The Eagan City Council on March 17 approved a plan development amendment and a preliminary subdivision for Project Alpha, a redevelopment of the former Thomson Reuters campus that will allow construction of a large industrial building and divide the property into two lots.
City planner Schultz told the council the amendment would allow an approximately 337,000-square-foot industrial building on Lot 1, with Lot 2 reserved for future development. Lot 1 is about 19.67 acres and Lot 2 about 10.89 acres, for roughly 30.6 acres total. The advisory planning commission held a public hearing Feb. 24 and recommended approval; council approval at the March 17 meeting was subject to the conditions listed in the commission minutes.
Schultz said parking on the site would provide 325 stalls under revised standards (the revised requirement was 239 stalls), excluding 118 contractor parking stalls, meaning the project exceeds the required parking by 86 stalls. The applicant expects the facility to operate 24 hours a day with three shifts, initially 30–60 employees per shift and a long-term workforce of about 200; staff estimated about 10 truck deliveries per day, generally occurring between about 3 a.m. and 8 p.m. A traffic memo provided by the applicant found the Nassif Way/Opperman intersection would operate at level-of-service A, and staff recommended signing Nassif Way for no parking to preserve emergency access.

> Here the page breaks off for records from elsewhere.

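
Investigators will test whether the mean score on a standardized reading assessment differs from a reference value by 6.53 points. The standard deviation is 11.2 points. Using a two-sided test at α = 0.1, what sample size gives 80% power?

n = 19

For a one-sample z-test, n = ((z_{α/2} + z_β)·σ/δ)².
z_{α/2} = 1.645 (two-sided α = 0.1); z_β = 0.842 (power 80% → β = 0.2).
n = (2.487 × 11.2 / 6.53)² = 18.20
Round up: n = 19.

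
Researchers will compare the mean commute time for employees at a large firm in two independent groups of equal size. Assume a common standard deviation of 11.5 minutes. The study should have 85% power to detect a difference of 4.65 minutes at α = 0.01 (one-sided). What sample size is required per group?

For two equal groups, n per group = 2·((z_α + z_β)·σ/δ)².
z_α = 2.326; z_β = 1.036 (power 85%).
n = 2 × (3.362 × 11.5 / 4.65)² = 2 × 69.13 = 138.26
Round up: n = 139 per group.

139 per group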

The applicant requested minor deviations to minimum green space (proposing roughly 24.9% on Lot 1 where 25% is the stated minimum), citing shared stormwater facilities as justification. Schultz also described proposed building materials and architecture: the structure would be about 43 feet tall (below the 50-foot allowance) and concentrate higher-quality (Class 1) materials on the public-facing facades. Staff noted tree preservation measures: 14 healthy trees identified for preservation and 28 trees classified as landscaping; tree mitigation or cash dedication will be due with final subdivision.
Eddie Wolf of Ryan Companies thanked city staff for their partnership in streamlining the process. With no public comments on the item, Councilor Espinin moved to approve the plan development amendment and later moved to approve the preliminary subdivision; both motions were seconded and carried by voice vote. Council members approved the actions with the conditions recommended by the advisory planning commission.